Por Eduardo Pitta *
Sforza é o nome da família que durante cem anos dominou Milão. Por que carga de água se lembraria Luís Carlos Patraquim (n. 1953) de chamar Sforza ao Zefanias? Remissão histórica enviesada? Pode ser. Afinal, as famílias “assimiladas” mais influentes de Lourenço Marques foram os Albasini e os Fornazini, originários de Itália, radicados em Delagoa Bay a partir dos anos 1890. (Delagoa Bay é o primitivo nome de Lourenço Marques, actual Maputo. A miscigenação desses imigrantes deu origem aos clãs laurentinos.) A conjectura faz sentido.
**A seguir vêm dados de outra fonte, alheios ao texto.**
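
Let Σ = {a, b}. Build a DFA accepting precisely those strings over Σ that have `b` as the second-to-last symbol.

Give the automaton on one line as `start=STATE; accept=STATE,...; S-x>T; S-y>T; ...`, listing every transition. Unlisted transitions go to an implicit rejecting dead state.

A DFA must remember the last 2 symbols (since which symbol is second-to-last isn't known until the input ends). Use one state per possible window of the last ≤2 symbols; accept from those whose window starts with `b`.
A 7-state machine:
        a   b  
>  s0   s1  s2 
   s1   s3  s4 
   s2   s5  s6 
   s3   s3  s4 
   s4   s5  s6 
 * s5   s3  s4 
 * s6   s5  s6 
(> = start, * = accepting)

start=s0; accept=s5,s6; s0-a>s1; s0-b>s2; s1-a>s3; s1-b>s4; s2-a>s5; s2-b>s6; s3-a>s3; s3-b>s4; s4-a>s5; s4-b>s6; s5-a>s3; s5-b>s4; s6-a>s5; s6-b>s6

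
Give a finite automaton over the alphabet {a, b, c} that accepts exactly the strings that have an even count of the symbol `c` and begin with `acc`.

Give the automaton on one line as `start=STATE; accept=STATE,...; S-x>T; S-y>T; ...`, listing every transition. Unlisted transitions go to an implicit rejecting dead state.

Handle the two conditions separately and then intersect. The first has 2 states tracking the count of `c`s modulo 2; the second has 5 states tracking whether the input so far still matches the prefix `acc`. A product state is a pair (one from each), accepting exactly when both do.
A 7-state machine:
        a   b   c  
>  q0   q1  q2  q3 
   q1   q2  q2  q4 
   q2   q2  q2  q3 
   q3   q3  q3  q2 
   q4   q3  q3  q5 
 * q5   q5  q5  q6 
   q6   q6  q6  q5 
(> = start, * = accepting)

start=q0; accept=q5; q0-a>q1; q0-b>q2; q0-c>q3; q1-a>q2; q1-b>q2; q1-c>q4; q2-a>q2; q2-b>q2; q2-c>q3; q3-a>q3; q3-b>q3; q3-c>q2; q4-a>q3; q4-b>q3; q4-c>q5; q5-a>q5; q5-b>q5; q5-c>q6; q6-a>q6; q6-b>q6; q6-c>q5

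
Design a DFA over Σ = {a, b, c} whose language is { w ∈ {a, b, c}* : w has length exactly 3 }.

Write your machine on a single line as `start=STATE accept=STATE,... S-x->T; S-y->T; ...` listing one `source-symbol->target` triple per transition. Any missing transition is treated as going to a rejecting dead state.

Count input length up to 4: every symbol moves from s0 toward s4, which means 'more than 3' and absorbs. Accept from {s3}.
5 states suffice.
        a   b   c  
>  s0   s1  s1  s1 
   s1   s2  s2  s2 
   s2   s3  s3  s3 
 * s3   s4  s4  s4 
   s4   s4  s4  s4 
(> = start, * = accepting)

start=s0; accept=s3; s0-a->s1; s0-b->s1; s0-c->s1; s1-a->s2; s1-b->s2; s1-c->s2; s2-a->s3; s2-b->s3; s2-c->s3; s3-a->s4; s3-b->s4; s3-c->s4; s4-a->s4; s4-b->s4; s4-c->s4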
Luís Carlos Patraquim, poeta (sete títulos entre 1980 e 2009) e autor de textos para teatro, aceitou o repto da Porto Editora para escrever sobre os 35 anos de independência de Moçambique. Assim nasceu A Canção de Zefanias Sforza. A estória, como ele lhe chama, mistura narrativa em prosa com poesia (um dos capítulos é mesmo um poema) e alguns inserts de dramaturgia. O leitor moçambicano identificará os envios: no modo das falas como nas reminiscências culturais. Zefanias, o narrador, parece ser o alter-ego de Patraquim: «O problema da teoria do romance é o de haver muitas e não me parecer que Zefanias Plubius Sforza caiba em nenhuma delas. Em linguagem chã, não foi a pensar nisso, na complexidade do romance, que me resolvi a escrevinhar sobre ele.»
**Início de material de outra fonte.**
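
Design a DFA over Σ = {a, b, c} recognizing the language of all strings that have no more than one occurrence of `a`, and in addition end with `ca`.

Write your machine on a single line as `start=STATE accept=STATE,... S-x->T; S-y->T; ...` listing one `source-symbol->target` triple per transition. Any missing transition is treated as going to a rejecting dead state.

start=q0; accept=q3; q0-a->q1; q0-b->q0; q0-c->q2; q1-a->q1; q1-b->q1; q1-c->q1; q2-a->q3; q2-b->q0; q2-c->q2; q3-a->q1; q3-b->q1; q3-c->q1

Handle the two conditions separately and then intersect. The first has 3 states tracking the count of `a`s, saturating at 2; the second has 3 states tracking how much of the suffix `ca` has currently been matched. A product state is a pair (one from each), accepting exactly when both do. Minimizing collapses redundant product states.
        a   b   c  
>  q0   q1  q0  q2 
   q1   q1  q1  q1 
   q2   q3  q0  q2 
 * q3   q1  q1  q1 
(> = start, * = accepting)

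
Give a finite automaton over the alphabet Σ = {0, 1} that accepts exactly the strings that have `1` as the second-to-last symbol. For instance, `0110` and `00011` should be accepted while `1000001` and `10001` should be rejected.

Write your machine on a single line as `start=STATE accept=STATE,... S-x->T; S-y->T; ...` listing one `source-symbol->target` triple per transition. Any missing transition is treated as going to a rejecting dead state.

Because acceptance depends on a position counted from the end, the machine has to buffer the most recent 2 symbols. Make each state the string of the last up-to-2 symbols read; on input `x` shift the window left and append `x`. Accept when the buffered window has length 2 and begins with `1`.
A 7-state machine:
        0   1  
>  q0   q1  q2 
   q1   q3  q4 
   q2   q5  q6 
   q3   q3  q4 
   q4   q5  q6 
 * q5   q3  q4 
 * q6   q5  q6 
(> = start, * = accepting)

start=q0; accept=q5,q6; q0-0->q1; q0-1->q2; q1-0->q3; q1-1->q4; q2-0->q5; q2-1->q6; q3-0->q3; q3-1->q4; q4-0->q5; q4-1->q6; q5-0->q3; q5-1->q4; q6-0->q5; q6-1->q6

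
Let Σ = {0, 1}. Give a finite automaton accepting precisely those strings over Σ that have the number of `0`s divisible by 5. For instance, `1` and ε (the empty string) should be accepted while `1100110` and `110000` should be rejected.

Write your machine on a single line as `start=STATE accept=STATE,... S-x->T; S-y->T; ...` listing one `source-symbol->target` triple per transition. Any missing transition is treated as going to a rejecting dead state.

Keep the running count of `0`s modulo 5: each `0` advances along the cycle S0 → S1 → S2 → S3 → S4 → S0 while other symbols loop. Accept at S0.
        0   1  
>* S0   S1  S0 
   S1   S2  S1 
   S2   S3  S2 
   S3   S4  S3 
   S4   S0  S4 
(> = start, * = accepting)

start=S0; accept=S0; S0-0->S1; S0-1->S0; S1-0->S2; S1-1->S1; S2-0->S3; S2-1->S2; S3-0->S4; S3-1->S3; S4-0->S0; S4-1->S4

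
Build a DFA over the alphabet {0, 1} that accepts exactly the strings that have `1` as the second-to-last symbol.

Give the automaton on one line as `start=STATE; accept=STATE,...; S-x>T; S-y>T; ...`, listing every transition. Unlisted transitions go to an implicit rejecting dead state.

Because acceptance depends on a position counted from the end, the machine has to buffer the most recent 2 symbols. Make each state the string of the last up-to-2 symbols read; on input `x` shift the window left and append `x`. Accept when the buffered window has length 2 and begins with `1`.
With 7 states:
        0   1  
>  s0   s1  s2 
   s1   s3  s4 
   s2   s5  s6 
   s3   s3  s4 
   s4   s5  s6 
 * s5   s3  s4 
 * s6   s5  s6 
(> = start, * = accepting)

start=s0; accept=s5,s6; s0-0>s1; s0-1>s2; s1-0>s3; s1-1>s4; s2-0>s5; s2-1>s6; s3-0>s3; s3-1>s4; s4-0>s5; s4-1>s6; s5-0>s3; s5-1>s4; s6-0>s5; s6-1>s6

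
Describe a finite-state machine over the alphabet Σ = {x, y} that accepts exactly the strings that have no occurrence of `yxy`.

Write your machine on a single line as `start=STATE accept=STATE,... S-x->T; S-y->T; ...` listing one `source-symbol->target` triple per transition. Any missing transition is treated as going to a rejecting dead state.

start=A; accept=A,B,C; A-x->A; A-y->B; B-x->C; B-y->B; C-x->A; C-y->D; D-x->D; D-y->D

This is the complement of 'contains `yxy`'. Use the same substring-matching states — A through D holding how much of `yxy` has just been matched — but flip the accepting set: everything except the trap D accepts.
A 4-state machine:
       x  y 
>* A   A  B 
 * B   C  B 
 * C   A  D 
   D   D  D 
(> = start, * = accepting)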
Para celebrar ou simplesmente registar os 35 anos de independência de Moçambique, Patraquim podia ter usado a história da família. Ou, em alternativa, esmiuçado os sobressaltos da luta independentista, sem a qual Moçambique não seria um país soberano. Melhor ainda, atento o ano do seu nascimento, dado testemunho do papel dos estudantes nessa luta: dogmatismo, aceitação da FRELIMO como partido único, reacção face à tentativa de secessão branca de 7 de Setembro de 1974, conivência com o Thermidor (a década do terror que teve expressão eloquente nos campos de reeducação ideológica, em especial o de Nachingwea), satisfação com o êxodo dos portugueses, os anos da fome, a guerra civil (1976-92), o processo de paz alcançado em Roma, o aburguesamento da sociedade moçambicana a partir dos anos 1990, etc. A tudo isto Patraquim diz quase nada, ou só nos interstícios para iniciados. A História, como disciplina, esvai-se no monólogo dramático. Verdade que todo o autor tem direito às suas próprias idiossincrasias. Mas a vinheta vem impressa na capa: «Um olhar apaixonado sobre os 35 anos de independência de Moçambique». Um busílis.
Contudo (a ressalva é importante), a descrição dos tiques da classe dirigente tem a nitidez das evidências: «talheres de prata, cristais, vidas aplaudidas, reverenciadas. [...] Querem casas com torneiras de oiro, dez quartos [...] roupas de Paris, amante na flat, catorzinhas ocasionais...» Sintaxe local bem esgalhada, sem vénia ao cânone da língua.
Dando voz a Zefanias, Patraquim faz a ponte com o antigamente: «Morava no que fora um chalet, na Avenida 24 de Julho, quando os tramways subiam a D. Carlos, depois Manuel de Arriaga, agora Karl Marx, dobrando a Central Eléctrica e subindo, chiando, extenuando-se. [...] O dito chalet, verdade seja, tinha mais de evocação do que de estatuto, relíquia de uma certa belle époque cujos perfumes cruzaram os oceanos...» O osso da intriga é essa mnemónica tensa.
Por vezes, o registo elíptico cede: «e mandaram ela pilar o filho. Nunca mais vou esquecer os gritos. O marido já estava morto. [...] estava quase nua, nem era muito velha, gemia, parecia estátua, a olhar o seu bebé no pilão, um massanga a bater-lhe...» (um exemplo, entre outros, da crueza de alguns relatos).
Não gosto de “prosa poética”. Nem farei ao autor a desconsideração de dizer que ele a pratica. Não obstante, A Canção de Zefanias Sforza é o livro de um poeta que “cultua” a linguagem.
Não vinha mal ao mundo, e o leitor comum agradecia, notas de rodapé para belekar, estruturas (sinónimo de directório partidário), maka, maningue, massanga, matapa, patchiças, suca e vocábulos gentílicos afins.